When it comes to keeping citizens safe, data isn’t just used by law enforcement agencies in order to catch criminals or to solve cases. It’s also being used in helping correct police procedures and make them more effective, while also cutting down on wrongful arrests.
One great example of use case was made apparent during the Stop-and-Frisk controversy that the New York Police Department got embroiled in. Here, the amount of stop-and-frisk incidents that NYPD officers initiated during the years 2002 to 2013 was analyzed. Through the analysis, it was discovered that almost 9 out of every 10 people who were stopped and frisked down for weapons and contraband were found to be innocent.

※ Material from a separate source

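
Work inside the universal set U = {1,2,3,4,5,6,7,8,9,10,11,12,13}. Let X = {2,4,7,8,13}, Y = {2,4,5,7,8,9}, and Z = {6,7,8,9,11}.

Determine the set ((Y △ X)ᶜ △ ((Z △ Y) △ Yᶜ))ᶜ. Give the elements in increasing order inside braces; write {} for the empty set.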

More than that, 9 out of 10 people who were stopped and frisked were of non-Caucasian lineage.
This led to the stop-and-frisk policies of the NYPD being revamped altogether, with the amount of stops made drastically being reduced from 685,724 in 2011 to a mere 46,235 in 2014. The analysis and the resulting insights gleaned from it helped the police department curb its overzealousness while also promoting a better sense of personal accountability among its officers.
Training police officers in identifying vulnerable individuals of society
Finally, data is also being used to help train police officers in being able to better identify and interact with the vulnerable individuals in their districts, such as juveniles and youths that have been exposed to or have become victims of community and domestic violence. The US federal government recognized as early as 2013 that such individuals require urgent and immediate rehabilitation in order to prevent them from becoming actual criminals later in life.
As such, the government has since invested in the improvement of data collection systems to allow for more details to be captured when it pertains to reported crimes, victims, and the social context of the crimes—especially if they involves young individuals as victims, offenders, or bystanders. By having all of these information on hand, the federal government hopes to be able to train police officers to identify these young individuals in advance and treat them differently from common criminals.
One particular law enforcement agency where this is already being applied is in the Scottsdale Police Department in Arizona, where data pertaining to juveniles has helped in them being able to deal with youth in their communities. The insights provided by data analytics allowed them to create and implement a pre-arrest and court record diversion program, allowing vulnerable youth to be rescued instead of apprehended. They are then rehabilitated and released without any marks on their public records, allowing them to move on to become productive adults without having the stigma of their past mistakes haunt them.
Data: an important element in keeping the public safe
We’ve all heard about how data is being used in many companies and industries to help drive productivity and profitability. While there’s nothing inherently wrong with that, the above-listed case studies of data usage by law enforcement agencies illustrate that data can also be used for the betterment of society, specifically in protecting the public’s safety. We can only imagine just what other major roles data analytics will play in the future.